Despite several years of sustained economic expansion and rising employment, the attempted unwinding of the extraordinary monetary policies of the post financial crisis era – quantitative tightening – proved short-lived.

With most of the world’s central banks cutting interest rates, the global economy is benefitting from the most extensive monetary easing programme since 2010.

With major central banks set to keep policy rates unchanged through 2020, a pick-up in growth should lead to some modest bear steepening of yield curves. But were growth to accelerate by more than forecast, a more meaningful re-pricing of inflation risk would follow.

What this means for investors

With lower-for-longer rates and bond yields firmly entrenched, investors are forced to take more risk to meet their return targets. Investors have moved further out on the yield curve and take ever more duration in their portfolios, rendering their bond holdings more vulnerable to even small increases in interest rates. 

The search for yield is driving an increasing share of capital into alternative assets, such as private debt and infrastructure, as well as into credit and to a lesser extent emerging markets debt.

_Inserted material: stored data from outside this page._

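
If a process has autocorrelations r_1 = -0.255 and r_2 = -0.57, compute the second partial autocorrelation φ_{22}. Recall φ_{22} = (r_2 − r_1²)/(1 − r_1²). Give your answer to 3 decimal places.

φ_{22} = (r_2 − r_1²) / (1 − r_1²)
r_1² = (-0.255)² = 0.065025
Numerator = -0.57 − 0.0650 = -0.6350; denominator = 1 − 0.0650 = 0.9350
φ_{22} = -0.6350 / 0.9350 = -0.679

-0.679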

Investors are also adopting a ‘barbell’ between passive approaches to gain low-cost access to market ‘beta’ and total return strategies. The latter actively manage duration and credit risks unconstrained by benchmarks and thus have the potential to better exploit relative value and idiosyncratic opportunities to generate additional return and diversification.

Investors are being forced to take more risk in the search for yield. Interest rate, credit, liquidity and manager (or alpha) risk must all be understood and responsibly managed.